Legal Question in Real Estate Law in California
The IRS erroneously filed my father-in-laws tax lien against our house. We are selling and already have 3 offers. Is there any way to get it release quickly?
2 Answers from Attorneys
One way, of course, is for your father-in-law to pay his tax liability. I assume, however, that this is unlikely to happen soon enough.
Possibly you could work out a deal where you make him a loan of the amount of the lien, then make sure the loan proceeds are delivered to the IRS in exchange for release of the lien. This would require a balance between the lien amount, your ability to pay it, and your father-in-law's ability and willingness to play ball.
Or, you could tackle the IRS bureaucracy and attempt to get the error (if it is indeed an error; it could be a tactic) reversed.

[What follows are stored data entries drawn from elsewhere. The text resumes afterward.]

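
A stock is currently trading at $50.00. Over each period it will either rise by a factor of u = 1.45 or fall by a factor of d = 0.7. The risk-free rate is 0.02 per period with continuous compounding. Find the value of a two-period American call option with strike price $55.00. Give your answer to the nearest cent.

Risk-neutral probability p = (e^0.02 − 0.7)/(1.45 − 0.7) = 0.3202/0.7500 = 0.4269
Terminal stock prices: S_uu = 105.1, S_ud = 50.75, S_dd = 24.5
Terminal payoffs (S − K): max(50.12, 0) = 50.12, max(-4.25, 0) = 0, max(-30.5, 0) = 0
Node u (S = 72.5): continuation = e^(−0.02)·[0.4269·50.1250 + 0.5731·0.0000] = 20.9764; exercise value = 17.5000 ≤ continuation, so V_u = 20.9764
Node d (S = 35): continuation = e^(−0.02)·[0.4269·0.0000 + 0.5731·0.0000] = 0.0000; exercise value = 0.0000 ≤ continuation, so V_d = 0.0000
Node 0 (S = 50): continuation = e^(−0.02)·[0.4269·20.9764 + 0.5731·0.0000] = 8.7782; exercise value = 0.0000 ≤ continuation, so V_0 = 8.7782

$8.78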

In my somewhat limited IRS lien experience, spread over many years and diverse IRS offices, this process requires identifying the particular office and officer dealing with this case. With a little detective work, you can probably locate the individual within the IRS that was responsible for the lien. Try to get a personal appointment with the officer and bring documentation to prove his mistake. There are other ways to tackle IRS problems, through their obudsman and other greivance programs, which you can fall back on if a more direct approach isn't going to work, but they may be too slow.

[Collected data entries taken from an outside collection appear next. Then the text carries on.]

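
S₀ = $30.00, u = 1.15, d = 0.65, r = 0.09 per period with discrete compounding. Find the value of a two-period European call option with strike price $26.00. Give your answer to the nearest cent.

$8.91

Risk-neutral probability p = (1 + 0.09 − 0.65)/(1.15 − 0.65) = 0.4400/0.5000 = 0.8800
Terminal stock prices: S_uu = 39.67, S_ud = 22.43, S_dd = 12.68
Terminal payoffs (S − K): max(13.67, 0) = 13.67, max(-3.575, 0) = 0, max(-13.32, 0) = 0
Node u (S = 34.5): V_u = 1/1.09·[0.8800·13.6750 + 0.1200·0.0000] = 11.0404
Node d (S = 19.5): V_d = 1/1.09·[0.8800·0.0000 + 0.1200·0.0000] = 0.0000
Node 0 (S = 30): V_0 = 1/1.09·[0.8800·11.0404 + 0.1200·0.0000] = 8.9133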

I'll be interested to see what other LawGuru participants have to say.
I'm skeptical of your post. A tax lien is listed in a person's name, and for years would also carry the social security number (recently modified to the last 4.) The lien would attach to all property held in the person's name listed in the lien. It's not directed to a particular parcel of property.
The only way an IRS tax lien could attach would be if your father in law had a recorded interest in your house. In that situation, the lien is proper.